对于我最初的答案(在第一个水平线上面的位),它是故意的,因为在大多数情况下,这种类型的微优化是不好的。
#4
1
From the HashMap
JavaDoc:
从HashMap JavaDoc:
As a general rule, the default load factor (.75) offers a good tradeoff between time and space costs. Higher values decrease the space overhead but increase the lookup cost (reflected in most of the operations of the HashMap class, including get and put). The expected number of entries in the map and its load factor should be taken into account when setting its initial capacity, so as to minimize the number of rehash operations. If the initial capacity is greater than the maximum number of entries divided by the load factor, no rehash operations will ever occur.
一般来说,默认负载因数(.75)在时间和空间成本之间提供了很好的权衡。更高的值减少了空间开销,但增加了查找成本(反映在HashMap类的大多数操作中,包括get和put)。在设置映射的初始容量时,应该考虑映射中预期的条目数量及其负载因数,以最小化rehash操作的数量。如果初始容量大于按负载因素划分的最大条目数,则不会发生重新散列操作。
So if you're expecting 100 entries, perhaps a load factor of 0.75 and an initial capacity of ceiling(100/0.75) would be best. That comes down to 134.
因此,如果您预期有100个条目,那么负载因数为0.75和初始容量上限(100/0.75)将是最好的。下降到134。
I have to admit, I'm not certain why lookup cost would be greater for a higher load factor. Just because the HashMap is more "crowded" doesn't mean that more objects will be placed in the same bucket, right? That only depends on their hash code, if I'm not mistaken. So assuming a decent hash code spread, shouldn't most cases still be O(1) regardless of load factor?

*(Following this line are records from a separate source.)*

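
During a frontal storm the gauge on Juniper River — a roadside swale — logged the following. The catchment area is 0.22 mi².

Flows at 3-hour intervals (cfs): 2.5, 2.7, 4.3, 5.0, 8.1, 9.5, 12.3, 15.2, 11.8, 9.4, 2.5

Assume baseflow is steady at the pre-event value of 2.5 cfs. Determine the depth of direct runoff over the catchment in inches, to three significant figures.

Direct runoff: 0.0, 0.2, 1.8, 2.5, 5.6, 7.0, 9.8, 12.7, 9.3, 6.9, 0.0 cfs; ΣQ_DR = 55.80 cfs.
V = ΣQ_DR · Δt = 55.80 × 10800 s = 6.026 × 10^5 ft³.
Over A = 0.22 mi², depth = V / A = 1.18 in.

d ≈ 1.18 in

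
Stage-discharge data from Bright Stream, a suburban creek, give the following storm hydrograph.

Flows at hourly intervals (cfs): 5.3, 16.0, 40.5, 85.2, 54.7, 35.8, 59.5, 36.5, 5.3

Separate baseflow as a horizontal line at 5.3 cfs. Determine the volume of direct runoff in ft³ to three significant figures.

V ≈ 1.05 × 10^6 ft³

Direct-runoff ordinates (Q − Q_b): 0.0, 10.7, 35.2, 79.9, 49.4, 30.5, 54.2, 31.2, 0.0 cfs.
ΣQ_DR = 291.1 cfs.
With Δt = 1 h = 3600 s, V = ΣQ_DR · Δt = 291.1 × 3600 = 1.05 × 10^6 ft³.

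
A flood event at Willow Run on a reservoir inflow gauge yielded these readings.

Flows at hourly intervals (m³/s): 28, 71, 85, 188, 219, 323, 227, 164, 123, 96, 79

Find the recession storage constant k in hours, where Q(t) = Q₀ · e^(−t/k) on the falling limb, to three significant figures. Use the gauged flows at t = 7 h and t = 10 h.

k ≈ 4.11 h

On the falling limb, Q drops from 164 to 79 m³/s between t = 7 h and t = 10 h (Δt = 3 h).
k = −Δt / ln(Q₂/Q₁) = −3 / ln(79/164) = 4.11 h.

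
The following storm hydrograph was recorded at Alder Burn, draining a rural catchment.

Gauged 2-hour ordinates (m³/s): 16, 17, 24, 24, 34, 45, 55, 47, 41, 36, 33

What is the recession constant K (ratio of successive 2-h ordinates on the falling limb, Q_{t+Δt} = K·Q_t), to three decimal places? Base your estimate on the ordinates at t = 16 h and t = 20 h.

K ≈ 0.897

Using the recession-limb readings at t = 16 h and t = 20 h: Q falls from 41 to 33 m³/s over 2 intervals.
K = (Q₂/Q₁)^(1/2) = (33/41)^(1/2) = 0.897.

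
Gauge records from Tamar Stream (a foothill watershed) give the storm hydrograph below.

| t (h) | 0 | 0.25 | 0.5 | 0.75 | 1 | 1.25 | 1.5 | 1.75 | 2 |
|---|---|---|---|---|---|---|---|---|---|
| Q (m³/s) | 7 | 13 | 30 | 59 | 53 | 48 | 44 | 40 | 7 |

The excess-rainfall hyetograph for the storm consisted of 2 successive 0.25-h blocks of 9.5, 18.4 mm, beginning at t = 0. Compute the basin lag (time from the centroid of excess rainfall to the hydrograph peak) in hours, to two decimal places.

t_L ≈ 0.46 h

Centroid of excess rainfall: t_c = Σ P_i·t̄_i / ΣP_i = 0.2899 h (block centres at 0.125, 0.375 h).
Hydrograph peak occurs at t = 0.75 h, so basin lag t_L = 0.75 − 0.2899 = 0.46 h.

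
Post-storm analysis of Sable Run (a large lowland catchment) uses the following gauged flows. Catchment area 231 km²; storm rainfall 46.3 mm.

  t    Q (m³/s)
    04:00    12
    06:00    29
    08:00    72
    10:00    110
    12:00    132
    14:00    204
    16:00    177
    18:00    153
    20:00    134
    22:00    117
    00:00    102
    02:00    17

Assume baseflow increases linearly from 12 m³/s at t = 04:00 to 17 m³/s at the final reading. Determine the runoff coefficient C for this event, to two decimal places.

C ≈ 0.73

ΣQ_DR = 1085 m³/s; V = ΣQ_DR·Δt = 7.812 × 10^6 m³.
Runoff depth d = V / A = 33.82 mm.
C = d / P = 33.82 / 46.3 = 0.73.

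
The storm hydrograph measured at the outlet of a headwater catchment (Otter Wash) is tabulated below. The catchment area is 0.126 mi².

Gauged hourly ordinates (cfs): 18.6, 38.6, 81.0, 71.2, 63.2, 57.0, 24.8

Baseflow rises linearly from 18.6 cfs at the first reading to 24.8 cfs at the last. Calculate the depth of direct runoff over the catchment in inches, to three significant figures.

Direct runoff: 0.00, 18.97, 60.33, 49.50, 40.47, 33.23, 0.00 cfs; ΣQ_DR = 202.5 cfs.
V = ΣQ_DR · Δt = 202.5 × 3600 s = 7.290 × 10^5 ft³.
Over A = 0.126 mi², depth = V / A = 2.49 in.

d ≈ 2.49 in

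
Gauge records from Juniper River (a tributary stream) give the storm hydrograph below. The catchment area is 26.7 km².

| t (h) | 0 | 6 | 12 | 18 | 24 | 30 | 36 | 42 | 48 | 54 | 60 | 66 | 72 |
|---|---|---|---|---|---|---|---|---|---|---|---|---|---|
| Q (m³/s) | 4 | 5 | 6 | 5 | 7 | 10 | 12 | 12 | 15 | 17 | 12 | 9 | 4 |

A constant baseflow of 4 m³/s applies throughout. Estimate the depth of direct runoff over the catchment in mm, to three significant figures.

Direct runoff: 0.0, 1.0, 2.0, 1.0, 3.0, 6.0, 8.0, 8.0, 11.0, 13.0, 8.0, 5.0, 0.0 m³/s; ΣQ_DR = 66.00 m³/s.
V = ΣQ_DR · Δt = 66.00 × 21600 s = 1.426 × 10^6 m³.
Over A = 26.7 km², depth = V / A = 53.4 mm.

d ≈ 53.4 mm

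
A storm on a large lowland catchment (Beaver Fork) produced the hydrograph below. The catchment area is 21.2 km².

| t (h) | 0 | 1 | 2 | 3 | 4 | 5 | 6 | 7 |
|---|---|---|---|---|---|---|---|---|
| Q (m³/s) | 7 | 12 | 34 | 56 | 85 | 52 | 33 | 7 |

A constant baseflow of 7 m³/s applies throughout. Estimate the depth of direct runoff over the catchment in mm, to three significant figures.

Direct runoff: 0.0, 5.0, 27.0, 49.0, 78.0, 45.0, 26.0, 0.0 m³/s; ΣQ_DR = 230.0 m³/s.
V = ΣQ_DR · Δt = 230.0 × 3600 s = 8.280 × 10^5 m³.
Over A = 21.2 km², depth = V / A = 39.1 mm.

d ≈ 39.1 mm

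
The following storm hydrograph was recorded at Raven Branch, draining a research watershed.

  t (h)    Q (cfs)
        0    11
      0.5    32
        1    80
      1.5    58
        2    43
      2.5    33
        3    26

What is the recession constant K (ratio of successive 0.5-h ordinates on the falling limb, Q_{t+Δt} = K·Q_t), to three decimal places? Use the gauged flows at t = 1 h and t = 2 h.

Using the recession-limb readings at t = 1 h and t = 2 h: Q falls from 80 to 43 cfs over 2 intervals.
K = (Q₂/Q₁)^(1/2) = (43/80)^(1/2) = 0.733.

K ≈ 0.733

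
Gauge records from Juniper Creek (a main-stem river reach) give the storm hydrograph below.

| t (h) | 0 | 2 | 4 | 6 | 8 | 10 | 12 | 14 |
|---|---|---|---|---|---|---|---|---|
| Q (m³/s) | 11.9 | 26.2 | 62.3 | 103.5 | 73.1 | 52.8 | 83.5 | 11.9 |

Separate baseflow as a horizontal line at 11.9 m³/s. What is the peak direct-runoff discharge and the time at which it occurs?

Q_p = 91.6 m³/s at t = 6 h

Subtracting baseflow gives direct-runoff ordinates: 0.0, 14.3, 50.4, 91.6, 61.2, 40.9, 71.6, 0.0 m³/s.
The maximum is 91.6 m³/s, occurring at the reading for t = 6 h.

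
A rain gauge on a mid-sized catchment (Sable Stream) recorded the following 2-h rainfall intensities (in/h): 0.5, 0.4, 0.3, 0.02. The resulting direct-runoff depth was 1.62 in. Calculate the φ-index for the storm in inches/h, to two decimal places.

φ ≈ 0.13 in/h

Only the 3 blocks with intensity above φ contribute runoff: 0.5, 0.4, 0.3 in/h.
Σ(I−φ)·Δt = d  ⇒  (0.5+0.4+0.3 − 3φ)·2 = 1.62
φ = (1.200 − 1.62/2) / 3 = 0.13 in/h.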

我不得不承认,我不确定为什么查找的成本会更高。仅仅因为HashMap更“拥挤”并不意味着将有更多的对象放在同一个bucket中,对吗?这只取决于他们的哈希代码,如果我没弄错的话。假设哈希代码分布良好,那么不管负载因素如何,大多数情况下不应该仍然是O(1)吗?

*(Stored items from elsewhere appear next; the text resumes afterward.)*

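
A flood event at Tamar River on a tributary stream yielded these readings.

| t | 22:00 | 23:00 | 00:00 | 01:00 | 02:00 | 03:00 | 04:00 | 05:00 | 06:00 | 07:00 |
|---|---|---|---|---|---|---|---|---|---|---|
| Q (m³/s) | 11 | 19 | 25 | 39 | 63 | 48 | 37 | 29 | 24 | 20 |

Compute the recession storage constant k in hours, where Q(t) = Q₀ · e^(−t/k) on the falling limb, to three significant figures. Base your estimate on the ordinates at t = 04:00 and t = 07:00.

k ≈ 4.88 h

On the falling limb, Q drops from 37 to 20 m³/s between t = 04:00 and t = 07:00 (Δt = 3 h).
k = −Δt / ln(Q₂/Q₁) = −3 / ln(20/37) = 4.88 h.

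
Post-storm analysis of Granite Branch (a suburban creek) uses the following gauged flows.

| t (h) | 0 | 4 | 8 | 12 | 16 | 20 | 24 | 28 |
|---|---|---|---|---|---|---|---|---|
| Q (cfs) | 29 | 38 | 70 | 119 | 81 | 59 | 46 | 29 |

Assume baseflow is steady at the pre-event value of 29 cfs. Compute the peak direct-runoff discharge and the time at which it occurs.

Q_p = 90.0 cfs at t = 12 h

Subtracting baseflow gives direct-runoff ordinates: 0.0, 9.0, 41.0, 90.0, 52.0, 30.0, 17.0, 0.0 cfs.
The maximum is 90.0 cfs, occurring at the reading for t = 12 h.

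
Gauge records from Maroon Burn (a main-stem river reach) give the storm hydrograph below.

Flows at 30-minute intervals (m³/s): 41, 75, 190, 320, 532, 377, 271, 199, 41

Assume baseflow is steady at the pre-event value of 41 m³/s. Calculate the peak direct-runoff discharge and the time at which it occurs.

Subtracting baseflow gives direct-runoff ordinates: 0.0, 34.0, 149.0, 279.0, 491.0, 336.0, 230.0, 158.0, 0.0 m³/s.
The maximum is 491.0 m³/s, occurring at the reading for t = 2 h.

Q_p = 491.0 m³/s at t = 2 h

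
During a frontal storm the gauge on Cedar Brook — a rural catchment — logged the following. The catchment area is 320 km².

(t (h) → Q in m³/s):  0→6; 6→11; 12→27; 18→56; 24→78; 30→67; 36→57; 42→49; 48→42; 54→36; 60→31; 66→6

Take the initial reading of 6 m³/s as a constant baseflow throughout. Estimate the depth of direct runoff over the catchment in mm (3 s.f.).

Direct runoff: 0.0, 5.0, 21.0, 50.0, 72.0, 61.0, 51.0, 43.0, 36.0, 30.0, 25.0, 0.0 m³/s; ΣQ_DR = 394.0 m³/s.
V = ΣQ_DR · Δt = 394.0 × 21600 s = 8.510 × 10^6 m³.
Over A = 320 km², depth = V / A = 26.6 mm.

d ≈ 26.6 mm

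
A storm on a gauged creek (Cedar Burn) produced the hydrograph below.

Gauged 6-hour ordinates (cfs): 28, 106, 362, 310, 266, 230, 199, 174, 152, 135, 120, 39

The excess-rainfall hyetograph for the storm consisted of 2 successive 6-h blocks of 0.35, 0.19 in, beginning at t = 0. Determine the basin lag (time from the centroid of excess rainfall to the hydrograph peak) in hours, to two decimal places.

t_L ≈ 6.89 h

Centroid of excess rainfall: t_c = Σ P_i·t̄_i / ΣP_i = 5.1111 h (block centres at 3, 9 h).
Hydrograph peak occurs at t = 12 h, so basin lag t_L = 12 − 5.1111 = 6.89 h.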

EDIT: I should read more before posting... Of course the hash code cannot directly map to some internal index. It must be reduced to a value that fits the current capacity. Meaning that the greater your initial capacity, the smaller you can expect the number of hash collisions to be. Choosing an initial capacity exactly the size (or +1) of your object set with a load factor of 1 will indeed make sure that your map is never resized. However, it will kill your lookup and insertion performance. A resize is still relatively quick and would only occur maybe once, while lookups are done on pretty much any relevant work with the map. As a result, optimizing for quick lookups is what you really want here. You can combine that with never having to resize by doing as the JavaDoc says: take your required capacity, divide by an optimal load factor (e.g. 0.75) and use that as the initial capacity, with that load factor. Add 1 to make sure rounding doesn't get you.
编辑:我应该在发布之前多读一些……当然,哈希代码不能直接映射到某个内部索引。它必须被降低到适合当前容量的值。也就是说,初始容量越大,哈希冲突的数量就越小。选择一个初始容量(或+1)对象集的大小(负载系数为1)确实可以确保映射不会被调整大小。但是,它会破坏查找和插入性能。调整大小仍然相对较快,可能只会发生一次,而查找几乎都是在与映射相关的工作上进行的。因此,优化快速查找是您在这里真正需要的。您可以将其与不需要调整大小结合起来,如JavaDoc所言:取所需的容量,除以最优负载因子(例如0.75),然后使用该负载因子作为初始容量。加1以确保四舍五入没有得到。